Oriole officials said on Friday that they hope by moving back the left-field fence and raising the height of the wall it will reduce the number of home runs and allow them to attract free-agent pitchers.
Last season, Oriole Park at Camden Yards saw more home runs hit, 277, than any park in the major leagues. Executive vice president/general manager Mike Elias thinks that these changes will make the distances closer to the average park in the major leagues.
“This has been, since its inception back in 1992, an extreme park for home runs,” Elias said during a video conference call on Friday. “That has only grown as the style of play across the major leagues has evolved over the past 30 years.”
Elias didn’t offer exact measurements, but said he thought it would be close to those of PNC Park, home of the Pittsburgh Pirates. Left-center field at PNC Park is 383 feet. Before the Oriole Park alterations began, left-center field was 364 feet from home.

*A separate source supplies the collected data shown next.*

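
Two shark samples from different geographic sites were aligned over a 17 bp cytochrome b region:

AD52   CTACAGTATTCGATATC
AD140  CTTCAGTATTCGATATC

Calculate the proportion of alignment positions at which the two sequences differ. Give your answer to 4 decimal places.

The sequences differ at position 3 (A/T).
There are 1 differences over 17 sites, so p = 1/17 = 0.0588.

0.0588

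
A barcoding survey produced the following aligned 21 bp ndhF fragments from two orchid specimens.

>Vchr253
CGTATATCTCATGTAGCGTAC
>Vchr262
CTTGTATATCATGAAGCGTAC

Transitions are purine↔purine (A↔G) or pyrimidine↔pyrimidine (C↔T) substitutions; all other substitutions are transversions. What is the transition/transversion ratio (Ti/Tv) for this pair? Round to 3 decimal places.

Differing sites — 2:G/T (Tv); 4:A/G (Ti); 8:C/A (Tv); 14:T/A (Tv).
Of the 4 differences, 1 transition and 3 transversions, so Ti/Tv = 1/3 = 0.333.

0.333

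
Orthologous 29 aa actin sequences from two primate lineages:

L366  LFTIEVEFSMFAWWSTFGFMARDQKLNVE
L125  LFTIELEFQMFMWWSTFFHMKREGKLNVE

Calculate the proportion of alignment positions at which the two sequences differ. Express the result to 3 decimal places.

Differing sites — 6:V/L; 9:S/Q; 12:A/M; 18:G/F; 19:F/H; 21:A/K; 23:D/E; 24:Q/G.
There are 8 differences over 29 sites, so p = 8/29 = 0.276.

0.276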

“For any team, for any park to be toward the extreme in either direction, it’s a bit of a challenge,” Elias said. “And it’s posed a challenge for this franchise, and we think this will improve the playing conditions and the style of play in this part of the park and be beneficial towards us and the type of competition that occurs here going forward.”
Elias said that the alterations will be completed by Opening Day, which is March 31st, and that about 1,000 seats will be removed. Last year’s capacity was 45,971.
“It’s something that we’re hopeful about, what the effects will be towards bringing this park towards neutrality,” he said. “It’s still going to remain very much a hitter’s park is our expectation, and even a hitter’s park in particular for right-handed batters will still be the case. This will bring the conditions more toward league norms so we’re not seeing such extreme outcomes on fly balls to this part of the park.”
Elias said he had spoken to current and former players, coaches and manager Brandon Hyde about the decision and his hope that it would be a more attractive park for free-agent pitchers.
“It’s definitely a significant factor in our move,” Elias said. “We still expect that this will remain somewhat of a hitter’s park and we like that about Camden Yards. The conditions here have been very extreme towards the very most extreme in the league.
“It’s not a secret. It’s been the case for decades and part of having a winning program is the ability to recruit free-agent pitchers and that has been a historical challenge for this franchise. There’s just no way around that. I think it’s going to help going forward.”
Elias said that this has been under consideration since he, Hyde and assistant general manager Sig Mejdal arrived in 2018. Serious plans have been formulated for the last six months.
“Our fair share of home runs per fly ball in this particular part of the park was very out of whack,” Elias said. “Addressing this area was a priority.”
Many of the candidates for the 2022 starting staff — Keegan Akin, Zac Lowther, John Means, Alexander Wells and Bruce Zimmermann as well as top prospect DL Hall — are left-handed. Elias said the changes have nothing to do with that.
“This is something that’s been in place for 30 years,” Elias said. “Baseball has changed a lot over those 30 years in terms of home run and fly ball behavior, and it’s been a persistent challenge for this organization to navigate and having such an extreme environment, we felt it was something we could modify with a relatively manageable adjustment like this.
“We think it will be an improvement overall for Baltimore baseball going forward for a long time, and that made it an easy decision.”
Elias isn’t sure if there will be additional extra-base hits but predicts more action.
“This may encourage a more athletic, exciting style of play in this part of the park,” Elias said. “We will have some additional extra-base hits, possibly triples, balls rattling around. I think it will be very fun and interesting. It’s something that baseball in general needs more of, and I think it will ultimately improve the aesthetic style of play at Camden Yards from a number of angles.”
Mejdal said the Orioles considered moving home plate back, but it’s already about as far back as it can be, according to baseball rules.
“I think it speaks to the outcome that have occurred here that just feel extreme and unnatural to the players,” Elias said. “The ball leaves the bat, and it’s a home run, and no one had expected it to be nor is it a home run at 28 or 29 other major league parks. The players feel that, and it’s kind of a frustrating theme sometimes.
“Obviously it benefits you a lot but to have half of your games in that environment is challenging. That’s the thrust of the move.”